Games & Activities for Alcoholism & Drug Abuse
Alcoholism and drug abuse are difficult to overcome. Even those who successfully stay straight must constantly practice managing their addiction. Games and activities can help motivate drug abusers and alcoholics to curtail their addictions, but they require a willingness to acknowledge the problem and seek help.
Meet the Group
When beginning group therapy, the therapist will want group members to be comfortable with each other. Group members should each be assigned one fact to find out about other members. Examples could include their age, what causes them stress, or any other fact that the therapist assigns, The object of this game is to be the first person to obtain the needed information from all group members and sit down. Each member gets paper, a pencil, and is told to mingle and interview other group members. As group members finish, they join the winner and eventually each person shares what he has learned.

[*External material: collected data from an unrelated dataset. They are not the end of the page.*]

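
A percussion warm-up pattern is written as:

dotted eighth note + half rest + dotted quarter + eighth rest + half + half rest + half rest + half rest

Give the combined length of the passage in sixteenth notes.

51

Express everything in sixteenth notes: dotted eighth note = 3; half rest = 8; dotted quarter = 6; eighth rest = 2; half = 8; half rest = 8; half rest = 8; half rest = 8.
Adding: 3 + 8 + 6 + 2 + 8 + 8 + 8 + 8 = 51 sixteenth notes.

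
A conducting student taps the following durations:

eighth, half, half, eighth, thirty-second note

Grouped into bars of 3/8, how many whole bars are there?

3

One bar of 3/8 = 12 thirty-second notes.
Working in thirty-second notes: eighth = 4; half = 16; half = 16; eighth = 4; thirty-second note = 1.
Adding: 4 + 16 + 16 + 4 + 1 = 41.
41 ÷ 12 = 3 complete bars with 5 left over.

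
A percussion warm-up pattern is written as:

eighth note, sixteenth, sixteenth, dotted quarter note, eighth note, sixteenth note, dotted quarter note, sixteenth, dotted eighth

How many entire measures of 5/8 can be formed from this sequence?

One bar of 5/8 = 10 sixteenth notes.
In sixteenth notes: eighth note = 2; sixteenth = 1; sixteenth = 1; dotted quarter note = 6; eighth note = 2; sixteenth note = 1; dotted quarter note = 6; sixteenth = 1; dotted eighth = 3.
Altogether 2 + 1 + 1 + 6 + 2 + 1 + 6 + 1 + 3 = 23.
23 ÷ 10 = 2 complete bars with 3 left over.

2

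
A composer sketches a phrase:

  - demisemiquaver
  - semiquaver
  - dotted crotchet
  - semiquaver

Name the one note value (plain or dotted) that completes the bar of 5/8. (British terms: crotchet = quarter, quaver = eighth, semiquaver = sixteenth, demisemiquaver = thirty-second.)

dotted sixteenth note

The bar of 5/8 = 20 thirty-second notes.
Express everything in thirty-second notes: demisemiquaver = 1; semiquaver = 2; dotted crotchet = 12; semiquaver = 2.
Total: 1 + 2 + 12 + 2 = 17.
Remaining: 20 − 17 = 3 thirty-second notes, which is a dotted sixteenth note.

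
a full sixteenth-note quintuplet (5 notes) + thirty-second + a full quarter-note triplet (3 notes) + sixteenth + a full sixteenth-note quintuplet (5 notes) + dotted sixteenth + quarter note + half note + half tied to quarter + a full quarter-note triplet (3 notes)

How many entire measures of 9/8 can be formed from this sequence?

One bar of 9/8 = 36 thirty-second notes.
Express everything in thirty-second notes: a full sixteenth-note quintuplet (5 notes) (five quintuplet sixteenths span one quarter) = 8; thirty-second = 1; a full quarter-note triplet (3 notes) (three triplet quarters span one half) = 16; sixteenth = 2; a full sixteenth-note quintuplet (5 notes) (five quintuplet sixteenths span one quarter) = 8; dotted sixteenth = 3; quarter note = 8; half note = 16; half tied to quarter (half + quarter) = 24; a full quarter-note triplet (3 notes) (three triplet quarters span one half) = 16.
Total: 8 + 1 + 16 + 2 + 8 + 3 + 8 + 16 + 24 + 16 = 102.
102 ÷ 36 = 2 complete bars with 30 left over.

2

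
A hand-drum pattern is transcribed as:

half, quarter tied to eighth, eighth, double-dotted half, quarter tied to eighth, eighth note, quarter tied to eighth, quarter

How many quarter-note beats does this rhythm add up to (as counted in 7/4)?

12

One quarter-note beat = 2 eighth notes.
Convert each value to eighth notes: half = 4; quarter tied to eighth (quarter + eighth) = 3; eighth = 1; double-dotted half = 7; quarter tied to eighth (quarter + eighth) = 3; eighth note = 1; quarter tied to eighth (quarter + eighth) = 3; quarter = 2.
Adding: 4 + 3 + 1 + 7 + 3 + 1 + 3 + 2 = 24.
24 ÷ 2 = 12 beats.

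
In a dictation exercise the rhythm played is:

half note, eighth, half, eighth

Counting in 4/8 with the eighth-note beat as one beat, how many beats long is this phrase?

One eighth-note beat = 2 sixteenth notes.
Working in sixteenth notes: half note = 8; eighth = 2; half = 8; eighth = 2.
Altogether 8 + 2 + 8 + 2 = 20.
20 ÷ 2 = 10 beats.

10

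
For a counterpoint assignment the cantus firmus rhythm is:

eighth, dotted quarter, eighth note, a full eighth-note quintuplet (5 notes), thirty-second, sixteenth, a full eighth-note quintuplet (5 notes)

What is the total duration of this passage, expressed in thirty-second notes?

55

Convert each value to thirty-second notes: eighth = 4; dotted quarter = 12; eighth note = 4; a full eighth-note quintuplet (5 notes) (five quintuplet eighths span one half) = 16; thirty-second = 1; sixteenth = 2; a full eighth-note quintuplet (5 notes) (five quintuplet eighths span one half) = 16.
Sum: 4 + 12 + 4 + 16 + 1 + 2 + 16 = 55 thirty-second notes.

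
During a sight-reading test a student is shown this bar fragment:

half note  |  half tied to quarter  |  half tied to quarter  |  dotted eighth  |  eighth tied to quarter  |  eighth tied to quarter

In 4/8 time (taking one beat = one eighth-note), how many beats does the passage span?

23.5

One eighth-note beat = 2 sixteenth notes.
Convert each value to sixteenth notes: half note = 8; half tied to quarter (half + quarter) = 12; half tied to quarter (half + quarter) = 12; dotted eighth = 3; eighth tied to quarter (eighth + quarter) = 6; eighth tied to quarter (eighth + quarter) = 6.
Sum: 8 + 12 + 12 + 3 + 6 + 6 = 47.
47 ÷ 2 = 23.5 beats.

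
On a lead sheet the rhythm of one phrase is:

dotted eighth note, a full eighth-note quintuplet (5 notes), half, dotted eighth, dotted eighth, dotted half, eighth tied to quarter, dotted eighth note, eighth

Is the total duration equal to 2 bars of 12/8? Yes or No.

One bar of 12/8 = 24 sixteenth notes, so 2 bars = 48.
Convert each value to sixteenth notes: dotted eighth note = 3; a full eighth-note quintuplet (5 notes) (five quintuplet eighths span one half) = 8; half = 8; dotted eighth = 3; dotted eighth = 3; dotted half = 12; eighth tied to quarter (eighth + quarter) = 6; dotted eighth note = 3; eighth = 2.
Total: 3 + 8 + 8 + 3 + 3 + 12 + 6 + 3 + 2 = 48.
48 equals 48, so the answer is Yes.

Yes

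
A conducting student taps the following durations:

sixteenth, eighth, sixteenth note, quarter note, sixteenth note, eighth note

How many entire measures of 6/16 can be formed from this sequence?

1

One bar of 6/16 = 6 sixteenth notes.
In sixteenth notes: sixteenth = 1; eighth = 2; sixteenth note = 1; quarter note = 4; sixteenth note = 1; eighth note = 2.
Altogether 1 + 2 + 1 + 4 + 1 + 2 = 11.
11 ÷ 6 = 1 complete bar with 5 left over.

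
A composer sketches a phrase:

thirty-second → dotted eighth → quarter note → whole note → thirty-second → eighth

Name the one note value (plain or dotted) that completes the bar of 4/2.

The bar of 4/2 = 64 thirty-second notes.
Express everything in thirty-second notes: thirty-second = 1; dotted eighth = 6; quarter note = 8; whole note = 32; thirty-second = 1; eighth = 4.
Altogether 1 + 6 + 8 + 32 + 1 + 4 = 52.
Remaining: 64 − 52 = 12 thirty-second notes, which is a dotted quarter note.

dotted quarter note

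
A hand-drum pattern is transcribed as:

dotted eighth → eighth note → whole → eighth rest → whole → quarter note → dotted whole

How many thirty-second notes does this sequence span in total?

In thirty-second notes: dotted eighth = 6; eighth note = 4; whole = 32; eighth rest = 4; whole = 32; quarter note = 8; dotted whole = 48.
Total: 6 + 4 + 32 + 4 + 32 + 8 + 48 = 134 thirty-second notes.

134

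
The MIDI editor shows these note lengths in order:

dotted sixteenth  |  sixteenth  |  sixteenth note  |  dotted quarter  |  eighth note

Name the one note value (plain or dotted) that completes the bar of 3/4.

thirty-second note

The bar of 3/4 = 24 thirty-second notes.
In thirty-second notes: dotted sixteenth = 3; sixteenth = 2; sixteenth note = 2; dotted quarter = 12; eighth note = 4.
Adding: 3 + 2 + 2 + 12 + 4 = 23.
Remaining: 24 − 23 = 1 thirty-second note, which is a thirty-second note.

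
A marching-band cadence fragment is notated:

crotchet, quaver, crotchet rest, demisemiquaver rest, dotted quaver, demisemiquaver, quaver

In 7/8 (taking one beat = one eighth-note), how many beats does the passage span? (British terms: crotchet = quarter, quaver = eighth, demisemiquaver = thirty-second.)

One eighth-note beat = 4 thirty-second notes.
Express everything in thirty-second notes: crotchet = 8; quaver = 4; crotchet rest = 8; demisemiquaver rest = 1; dotted quaver = 6; demisemiquaver = 1; quaver = 4.
Altogether 8 + 4 + 8 + 1 + 6 + 1 + 4 = 32.
32 ÷ 4 = 8 beats.

8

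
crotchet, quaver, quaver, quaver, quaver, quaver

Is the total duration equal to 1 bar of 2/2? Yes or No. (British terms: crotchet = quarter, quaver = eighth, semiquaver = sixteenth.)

One bar of 2/2 = 8 eighth notes.
Convert each value to eighth notes: crotchet = 2; quaver = 1; quaver = 1; quaver = 1; quaver = 1; quaver = 1.
Sum: 2 + 1 + 1 + 1 + 1 + 1 = 7.
7 falls short of 8, so the answer is No.

No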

In another game, group members hold hands in a manner which makes them tangled. The object of the game is to get untangled without letting go. Group members are forced to work together to succeed in their mission.

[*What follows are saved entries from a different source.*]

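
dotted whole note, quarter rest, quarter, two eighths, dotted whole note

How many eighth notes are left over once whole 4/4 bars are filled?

6

One bar of 4/4 = 8 eighth notes.
Express everything in eighth notes: dotted whole note = 12; quarter rest = 2; quarter = 2; eighth = 1; eighth = 1; dotted whole note = 12.
Altogether 12 + 2 + 2 + 1 + 1 + 12 = 30.
30 ÷ 8 = 3 complete bars with 6 eighth notes remaining.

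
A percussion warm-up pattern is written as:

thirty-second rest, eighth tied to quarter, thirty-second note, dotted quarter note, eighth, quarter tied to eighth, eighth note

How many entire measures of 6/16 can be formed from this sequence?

3

One bar of 6/16 = 12 thirty-second notes.
Convert each value to thirty-second notes: thirty-second rest = 1; eighth tied to quarter (eighth + quarter) = 12; thirty-second note = 1; dotted quarter note = 12; eighth = 4; quarter tied to eighth (quarter + eighth) = 12; eighth note = 4.
Altogether 1 + 12 + 1 + 12 + 4 + 12 + 4 = 46.
46 ÷ 12 = 3 complete bars with 10 left over.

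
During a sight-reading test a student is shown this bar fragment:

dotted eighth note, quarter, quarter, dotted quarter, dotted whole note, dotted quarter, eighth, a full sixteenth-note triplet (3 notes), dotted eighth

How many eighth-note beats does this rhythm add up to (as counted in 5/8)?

27

One eighth-note beat = 2 sixteenth notes.
Each duration in sixteenth notes: dotted eighth note = 3; quarter = 4; quarter = 4; dotted quarter = 6; dotted whole note = 24; dotted quarter = 6; eighth = 2; a full sixteenth-note triplet (3 notes) (three triplet sixteenths span one eighth) = 2; dotted eighth = 3.
Sum: 3 + 4 + 4 + 6 + 24 + 6 + 2 + 2 + 3 = 54.
54 ÷ 2 = 27 beats.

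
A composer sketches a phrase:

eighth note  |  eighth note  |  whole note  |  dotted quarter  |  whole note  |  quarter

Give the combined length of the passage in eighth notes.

23

In eighth notes: eighth note = 1; eighth note = 1; whole note = 8; dotted quarter = 3; whole note = 8; quarter = 2.
Adding: 1 + 1 + 8 + 3 + 8 + 2 = 23 eighth notes.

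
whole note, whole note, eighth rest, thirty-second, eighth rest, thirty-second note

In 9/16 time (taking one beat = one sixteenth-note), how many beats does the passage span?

One sixteenth-note beat = 2 thirty-second notes.
Each duration in thirty-second notes: whole note = 32; whole note = 32; eighth rest = 4; thirty-second = 1; eighth rest = 4; thirty-second note = 1.
Total: 32 + 32 + 4 + 1 + 4 + 1 = 74.
74 ÷ 2 = 37 beats.

37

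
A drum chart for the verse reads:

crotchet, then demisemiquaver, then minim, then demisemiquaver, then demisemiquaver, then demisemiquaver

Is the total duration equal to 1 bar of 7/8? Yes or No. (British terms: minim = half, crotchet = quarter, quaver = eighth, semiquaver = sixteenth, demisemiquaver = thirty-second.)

Yes

One bar of 7/8 = 28 thirty-second notes.
Each duration in thirty-second notes: crotchet = 8; demisemiquaver = 1; minim = 16; demisemiquaver = 1; demisemiquaver = 1; demisemiquaver = 1.
Total: 8 + 1 + 16 + 1 + 1 + 1 = 28.
28 equals 28, so the answer is Yes.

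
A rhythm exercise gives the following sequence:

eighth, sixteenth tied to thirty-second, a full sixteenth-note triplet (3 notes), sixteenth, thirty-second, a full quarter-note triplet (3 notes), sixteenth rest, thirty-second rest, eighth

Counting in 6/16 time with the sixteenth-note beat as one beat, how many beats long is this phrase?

One sixteenth-note beat = 2 thirty-second notes.
Convert each value to thirty-second notes: eighth = 4; sixteenth tied to thirty-second (sixteenth + thirty-second) = 3; a full sixteenth-note triplet (3 notes) (three triplet sixteenths span one eighth) = 4; sixteenth = 2; thirty-second = 1; a full quarter-note triplet (3 notes) (three triplet quarters span one half) = 16; sixteenth rest = 2; thirty-second rest = 1; eighth = 4.
Altogether 4 + 3 + 4 + 2 + 1 + 16 + 2 + 1 + 4 = 37.
37 ÷ 2 = 18.5 beats.

18.5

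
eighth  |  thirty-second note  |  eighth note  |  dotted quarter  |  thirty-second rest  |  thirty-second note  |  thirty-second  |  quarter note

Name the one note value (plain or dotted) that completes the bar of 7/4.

dotted half note

The bar of 7/4 = 56 thirty-second notes.
Convert each value to thirty-second notes: eighth = 4; thirty-second note = 1; eighth note = 4; dotted quarter = 12; thirty-second rest = 1; thirty-second note = 1; thirty-second = 1; quarter note = 8.
Altogether 4 + 1 + 4 + 12 + 1 + 1 + 1 + 8 = 32.
Remaining: 56 − 32 = 24 thirty-second notes, which is a dotted half note.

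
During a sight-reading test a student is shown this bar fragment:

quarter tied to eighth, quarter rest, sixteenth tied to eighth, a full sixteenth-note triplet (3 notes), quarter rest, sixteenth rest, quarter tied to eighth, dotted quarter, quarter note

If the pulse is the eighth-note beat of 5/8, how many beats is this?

One eighth-note beat = 2 sixteenth notes.
Express everything in sixteenth notes: quarter tied to eighth (quarter + eighth) = 6; quarter rest = 4; sixteenth tied to eighth (sixteenth + eighth) = 3; a full sixteenth-note triplet (3 notes) (three triplet sixteenths span one eighth) = 2; quarter rest = 4; sixteenth rest = 1; quarter tied to eighth (quarter + eighth) = 6; dotted quarter = 6; quarter note = 4.
Altogether 6 + 4 + 3 + 2 + 4 + 1 + 6 + 6 + 4 = 36.
36 ÷ 2 = 18 beats.

18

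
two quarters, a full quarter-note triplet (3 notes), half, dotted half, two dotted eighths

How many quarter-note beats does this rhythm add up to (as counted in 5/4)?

One quarter-note beat = 4 sixteenth notes.
In sixteenth notes: quarter = 4; quarter = 4; a full quarter-note triplet (3 notes) (three triplet quarters span one half) = 8; half = 8; dotted half = 12; dotted eighth = 3; dotted eighth = 3.
Adding: 4 + 4 + 8 + 8 + 12 + 3 + 3 = 42.
42 ÷ 4 = 10.5 beats.

10.5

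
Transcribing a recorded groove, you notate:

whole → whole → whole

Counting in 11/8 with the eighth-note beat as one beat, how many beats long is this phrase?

24

One eighth-note beat = 2 sixteenth notes.
Each duration in sixteenth notes: whole = 16; whole = 16; whole = 16.
Altogether 16 + 16 + 16 = 48.
48 ÷ 2 = 24 beats.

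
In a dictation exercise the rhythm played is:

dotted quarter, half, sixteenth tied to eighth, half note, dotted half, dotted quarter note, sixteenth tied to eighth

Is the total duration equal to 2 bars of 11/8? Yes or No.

No

One bar of 11/8 = 22 sixteenth notes, so 2 bars = 44.
In sixteenth notes: dotted quarter = 6; half = 8; sixteenth tied to eighth (sixteenth + eighth) = 3; half note = 8; dotted half = 12; dotted quarter note = 6; sixteenth tied to eighth (sixteenth + eighth) = 3.
Total: 6 + 8 + 3 + 8 + 12 + 6 + 3 = 46.
46 exceeds 44, so the answer is No.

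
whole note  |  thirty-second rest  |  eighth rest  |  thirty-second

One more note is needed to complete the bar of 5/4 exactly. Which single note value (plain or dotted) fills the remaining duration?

The bar of 5/4 = 40 thirty-second notes.
Convert each value to thirty-second notes: whole note = 32; thirty-second rest = 1; eighth rest = 4; thirty-second = 1.
Altogether 32 + 1 + 4 + 1 = 38.
Remaining: 40 − 38 = 2 thirty-second notes, which is a sixteenth note.

sixteenth note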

Identify Dangerous Situations Game
The therapist will assign two or three people a place or activity to act out in charade style for the rest of the group. Each charade group will be predetermined and when a member of the group correctly guesses the scenario, his group will act out the next scenario. By the end of the game, participants should have a clear list of activities and places that are more likely to tempt them to abuse substances. The game can be followed up with some strategies for resisting temptation when in those situations.
Resistance Role Playing Game
Therapist will hold four cards that say either quitter or abuser. Four people will each draw a card. Abusers will do their best to convince quitters to use a substance. If either quitter is convinced, the abusers win, but only abusers will know that they need only convince one quitter to win the game. Therapist will evaluate strategies for five or ten minutes and then a new group will play. After all players have had a turn, strategies will be discussed with the group.
Watch movies and read books that reinforce the dangers of substance abuse. Attend motivational lectures or even arrange meetings with abusers who have physically injured themselves or others and are suffering from the consequences. Watch movies or videotapes of people undergoing stressful situations. Turn off the video and discuss ways the scenario could be handled without drugs or alcohol.
Abusers should constantly be made aware of alternate ways to confront problems. Family members, therapists, psychologists and support groups can help by organizing activities that keep their minds off substance abuse. In some situations, discussions with a private therapist may be the best activity to help a substance abuser.